In 2011, a high-level group identified best-practices and promote cooperation in this area across Europe. The group delivered its report in September 2012. In Brussels, on May 23, it was announced that some €2.5 billion will be mobilized for education by the EU. Development Commissioner Andris Piebalgs, who hosted the conference, has made a commitment to ensure that by 2030, every child will be able to complete basic education, regardless of their circumstances, and have basic literacy and numeracy skills.

“This commitment was made in keeping with the EU’s long-standing strategy to invest in education and promote literacy in the EU and the developing world as a way of minimizing exclusion, inequalities and poverty worldwide,” states the EU prepared statement.

In this EuropeAid video, filmed in Puntland, girls at Gambool High School, Garowe, Puntland talk about the recent opening of an EU-financed Girl-Friendly Space on their grounds. A Girl-Friendly Space gives female pupils a place where they can study, socialize and pray together in privacy and security.
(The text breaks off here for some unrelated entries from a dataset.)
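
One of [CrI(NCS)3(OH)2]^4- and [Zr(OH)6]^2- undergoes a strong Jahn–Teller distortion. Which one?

[CrI(NCS)3(OH)2]^4-: Each iodide is −1; each isothiocyanate is −1; each hydroxide is −1; balancing the −4 overall charge requires Cr(II). Cr sits in group 6, so the d-electron count is 6 − 2 = 4. Hydroxide, iodide, and isothiocyanate are weak-field ligands for a first-row metal, so the complex is high-spin. The t₂g³e_g¹ (high-spin) configuration has an unevenly filled e_g set; the Jahn–Teller theorem predicts a tetragonal distortion (typically axial elongation) to lift the degeneracy.
[Zr(OH)6]^2-: Summing ligand charges against the −2 overall charge gives an oxidation state of +4 for zirconium. Group 4 minus oxidation state 4 gives a d⁰ configuration. The d⁰ configuration leaves the e_g set evenly filled (or empty) — no strong Jahn–Teller driving force.

[CrI(NCS)3(OH)2]^4-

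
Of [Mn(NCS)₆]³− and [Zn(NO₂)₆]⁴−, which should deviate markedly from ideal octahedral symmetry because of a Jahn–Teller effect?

[Mn(NCS)₆]³−

[Mn(NCS)₆]³−: Ligand charges: each isothiocyanate is −1. With an overall charge of −3 the manganese centre must be in the +3 oxidation state. Manganese is a group-7 element; Mn(III) is therefore d⁴. Isothiocyanate is a weak-field ligand for a first-row metal, so the complex is high-spin. The t₂g³e_g¹ (high-spin) configuration has an unevenly filled e_g set; the Jahn–Teller theorem predicts a tetragonal distortion (typically axial elongation) to lift the degeneracy.
[Zn(NO₂)₆]⁴−: Ligand charges: each nitro (N-bound nitrite) is −1. With an overall charge of −4 the zinc centre must be in the +2 oxidation state. Zn sits in group 12, so the d-electron count is 12 − 2 = 10. The d¹⁰ configuration leaves the e_g set evenly filled (or empty) — no strong Jahn–Teller driving force.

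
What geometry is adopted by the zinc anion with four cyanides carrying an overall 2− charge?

Ligand charges: each cyanide is −1. With an overall charge of −2 the zinc centre must be in the +2 oxidation state.
Zinc is a group-12 element; Zn(II) is therefore d¹⁰.
With 4 monodentate ligands the coordination number is 4.
A d¹⁰ ion has no crystal-field stabilisation preference between square planar and tetrahedral, so four ligands adopt the sterically favoured tetrahedral geometry.

tetrahedral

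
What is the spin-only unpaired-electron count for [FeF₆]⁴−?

Ligand charges: each fluoride is −1. With an overall charge of −4 the iron centre must be in the +2 oxidation state.
Fe sits in group 8, so the d-electron count is 8 − 2 = 6.
The spin state decides the count: Fluoride is a weak-field ligand for a first-row metal, so the complex is high-spin.
An octahedral high-spin d⁶ ion is t₂g⁴e_g², giving 4 unpaired electrons.

4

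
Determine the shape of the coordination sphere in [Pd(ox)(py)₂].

Each oxalate is −2; pyridine is neutral; balancing the 0 overall charge requires Pd(II).
Group 10 minus oxidation state 2 gives a d⁸ configuration.
Counting donor atoms: 1×oxalate (bidentate) → 2 donors; 2×pyridine (monodentate) → 2 donors. Coordination number = 4.
A 4d d⁸ ion has a large crystal-field splitting; square planar leaves the high-energy d_{x²−y²} orbital empty and maximises CFSE.

square planar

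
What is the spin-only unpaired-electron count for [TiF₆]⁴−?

2 unpaired electrons

Ligand charges: each fluoride is −1. With an overall charge of −4 the titanium centre must be in the +2 oxidation state.
Titanium is a group-4 element; Ti(II) is therefore d².
In an octahedral field the d² configuration is t₂g²e_g⁰ (only one arrangement possible), giving 2 unpaired electrons.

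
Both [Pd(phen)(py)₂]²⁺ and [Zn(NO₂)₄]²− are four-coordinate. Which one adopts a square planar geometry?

[Pd(phen)(py)₂]²⁺

For [Pd(phen)(py)₂]²⁺: 1,10-phenanthroline is neutral; pyridine is neutral; balancing the +2 overall charge requires Pd(II). Palladium is a group-10 element; Pd(II) is therefore d⁸. A 4d d⁸ ion has a large crystal-field splitting; square planar leaves the high-energy d_{x²−y²} orbital empty and maximises CFSE. → square planar.
For [Zn(NO₂)₄]²−: Each nitro (N-bound nitrite) is −1; balancing the −2 overall charge requires Zn(II). Zn sits in group 12, so the d-electron count is 12 − 2 = 10. A d¹⁰ ion has no crystal-field stabilisation preference between square planar and tetrahedral, so four ligands adopt the sterically favoured tetrahedral geometry. → tetrahedral.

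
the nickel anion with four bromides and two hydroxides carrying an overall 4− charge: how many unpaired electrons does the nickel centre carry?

2 unpaired electrons

Ligand charges: each bromide is −1; each hydroxide is −1. With an overall charge of −4 the nickel centre must be in the +2 oxidation state.
Nickel is a group-10 element; Ni(II) is therefore d⁸.
In an octahedral field the d⁸ configuration is t₂g⁶e_g² (only one arrangement possible), giving 2 unpaired electrons.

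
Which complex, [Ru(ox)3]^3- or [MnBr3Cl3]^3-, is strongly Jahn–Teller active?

[Ru(ox)3]^3-: Each oxalate is −2; balancing the −3 overall charge requires Ru(III). Ruthenium is a group-8 element; Ru(III) is therefore d⁵. A 4d ion has a large Δₒ and is invariably low-spin. The d⁵ configuration leaves the e_g set evenly filled (or empty) — no strong Jahn–Teller driving force.
[MnBr3Cl3]^3-: Summing ligand charges against the −3 overall charge gives an oxidation state of +3 for manganese. Manganese is a group-7 element; Mn(III) is therefore d⁴. Bromide and chloride are weak-field ligands for a first-row metal, so the complex is high-spin. The t₂g³e_g¹ (high-spin) configuration has an unevenly filled e_g set; the Jahn–Teller theorem predicts a tetragonal distortion (typically axial elongation) to lift the degeneracy.

[MnBr3Cl3]^3-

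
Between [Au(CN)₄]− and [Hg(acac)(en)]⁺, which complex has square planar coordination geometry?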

See how this facility is encouraging greater uptake of education by secondary school-age girls.

Teachers and children in Zimbabwe, where chronic under-funding and economic decline saw a virtual collapse of the education system in 2008, have begun to return to school following EU-financed interventions.

Both initiatives were undertaken by the EU between 2007-2011, a period when the European Commission spent €4.2 billion on numerous educational schemes intended to secure access to primary and secondary school education for millions of children around the world, as well as develop country programming and ongoing EU Higher Education programs.

The support to education announced by Commissioner Piebalgs (a Latvian) is made as part of the EU’s 2014-2020 budget. At least €1.5 billion will go to the future Erasmus for All programme (an academic exchange programme between EU and overseas universities, which has helped pupils improve their education by gaining experience of studying abroad).